New paths - filtered row/column-wise

In [10]:
def importantCells2(x, m, axis=1):
    x_u_p = np.zeros(x.shape)
    tmp = np.copy(x)
    tmp.sort(axis=axis)
    if axis:
        for i in range(x.shape[0]):
            x_u_p[i] = (x[i] >= tmp[i][int(m*len(tmp[i])/100)-1]) * 1.
    else:      
        for i in range(x.shape[1]):
            x_u_p[:,i] = (x[:,i] >= tmp[:,i][int(m*len(tmp[:,i])/100)-1]) * 1.
    return x_u_p

In [11]:
def rowFilter(b, d, contour=True):
    a = np.zeros((20, 20))
    filtered = np.zeros((20, 20))
    pareto = np.zeros((20, 20))
    filtered_pareto = np.zeros((20, 20))
    for k, m in enumerate(range(5,101,5)):
        for l, n in enumerate(range(5,101,5)):        
            b_u_p = np.zeros(b.shape)
            tmp = np.copy(b)
            tmp.sort(axis=1)
            for i in range(b.shape[0]):
                b_u_p[i] = (b[i] >= tmp[i][int(m*len(tmp[i])/100)-1]) * 1.
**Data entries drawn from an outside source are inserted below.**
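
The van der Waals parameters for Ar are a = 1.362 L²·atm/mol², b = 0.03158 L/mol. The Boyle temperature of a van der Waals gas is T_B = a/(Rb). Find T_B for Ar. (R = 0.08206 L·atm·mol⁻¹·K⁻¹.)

For a van der Waals gas the second virial coefficient B₂ = b − a/(RT) vanishes at T_B = a/(Rb).
T_B = 1.362/(0.08206×0.03158) = 1.362/0.0025915 = 525.6 K

T_B ≈ 525.6 K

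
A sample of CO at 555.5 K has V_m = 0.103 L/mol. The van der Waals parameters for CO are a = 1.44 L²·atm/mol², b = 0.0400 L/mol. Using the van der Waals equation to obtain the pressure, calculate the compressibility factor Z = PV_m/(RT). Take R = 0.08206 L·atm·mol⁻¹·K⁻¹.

Z ≈ 1.328

P = RT/(V_m − b) − a/V_m² = (0.08206)(555.5)/(0.103 − 0.0400) − 1.44/(0.103)²
  = 45.584/0.063000 − 135.73 = 723.56 − 135.73 = 587.83 atm
Z = PV_m/(RT) = (587.83)(0.103)/((0.08206)(555.5)) = 60.546/45.584 = 1.328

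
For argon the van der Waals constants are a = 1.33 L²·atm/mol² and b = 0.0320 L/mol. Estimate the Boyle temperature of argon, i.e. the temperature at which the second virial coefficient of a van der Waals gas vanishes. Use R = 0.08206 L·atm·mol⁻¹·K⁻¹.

For a van der Waals gas the second virial coefficient B₂ = b − a/(RT) vanishes at T_B = a/(Rb).
T_B = 1.33/(0.08206×0.0320) = 1.33/0.0026259 = 506.5 K

T_B ≈ 506.5 K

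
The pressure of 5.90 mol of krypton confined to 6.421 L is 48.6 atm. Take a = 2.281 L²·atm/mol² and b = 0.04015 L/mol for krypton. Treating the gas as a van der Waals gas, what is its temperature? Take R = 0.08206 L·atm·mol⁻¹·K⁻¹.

T ≈ 645.4 K

T = (P + a n²/V²)(V − nb)/(nR)
P + a n²/V² = 48.6 + (2.281)(5.90)²/(6.421)² = 50.526 atm
V − nb = 6.421 − (5.90)(0.04015) = 6.1841 L
T = (50.526)(6.1841)/((5.90)(0.08206)) = 645.4 K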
            d_u_p = np.zeros(d.shape)
            tmp = np.copy(d)
            tmp.sort(axis=0)
            for i in range(d.shape[1]):
                d_u_p[:,i] = (d[:,i] >= tmp[:,i][int(n*len(tmp[:,i])/100)-1]) * 1.
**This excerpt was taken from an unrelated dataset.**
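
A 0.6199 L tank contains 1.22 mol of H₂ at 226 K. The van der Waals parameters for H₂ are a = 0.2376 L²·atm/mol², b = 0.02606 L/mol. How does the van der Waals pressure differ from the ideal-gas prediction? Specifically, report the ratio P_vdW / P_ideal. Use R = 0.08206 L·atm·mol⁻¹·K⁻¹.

P_vdW / P_ideal ≈ 1.029

Ideal: P_ideal = nRT/V = (1.22)(0.08206)(226)/0.6199 = 36.4988 atm
vdW: P = nRT/(V − nb) − a n²/V² = 22.6256/0.588107 − 0.353644/0.384276 = 38.4719 − 0.920286 = 37.5516 atm
Ratio = 37.5516/36.4988 = 1.029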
            paths = b_u_p.dot(d_u_p)
            res = recall(evaluate(paths, test_set), 20)
            a[k,l] = res
            
            B = b * b_u_p
            D = d * d_u_p
            r = B.dot(D)
            res = recall(evaluate(r, test_set), 20)
            filtered[k,l] = res

            res = recall(evaluate(b.dot(d), test_set, paths=paths), 20)
            pareto[k,l] = res
            res = recall(evaluate(r, test_set, paths=paths), 20)
            filtered_pareto[k,l] = res
    if contour:
        plt.yticks([0,4,9,14,19], [5,25,50,75,100])
        plt.xticks([0,4,9,14,19], [5,25,50,75,100])
        cp = plt.contourf(a, 5, cmap=cm.gray.reversed())
        plt.colorbar(cmap=cp);
    else:
        #heatmap    
        a = np.flipud(a) 
        plt.yticks([0,4,9,14,19], [100,75,50,25,5])
        plt.xticks([0,4,9,14,19], [5,25,50,75,100])
        hm = plt.imshow(a, cmap='hot', vmax=1);
        plt.colorbar(hm);
    print("Maximum paths: " , a.max() , ", with filters: ", 
          [(index + 1) * 5 for index in np.unravel_index(a.argmax(), a.shape)])
    print("Maximum filtered values: " , filtered.max() , ", with filters: ", 
          [(index + 1) * 5 for index in np.unravel_index(filtered.argmax(), a.shape)])
    print("Maximum pareto: " , pareto.max() , ", with filters: ", 
          [(index + 1) * 5 for index in np.unravel_index(pareto.argmax(), a.shape)])
    print("Maximum pareto on filtered: " , filtered_pareto.max() , ", with filters: ", 
          [(index + 1) * 5 for index in np.unravel_index(filtered_pareto.argmax(), a.shape)])
    return (a.max(), filtered.max(), pareto.max(), filtered_pareto.max())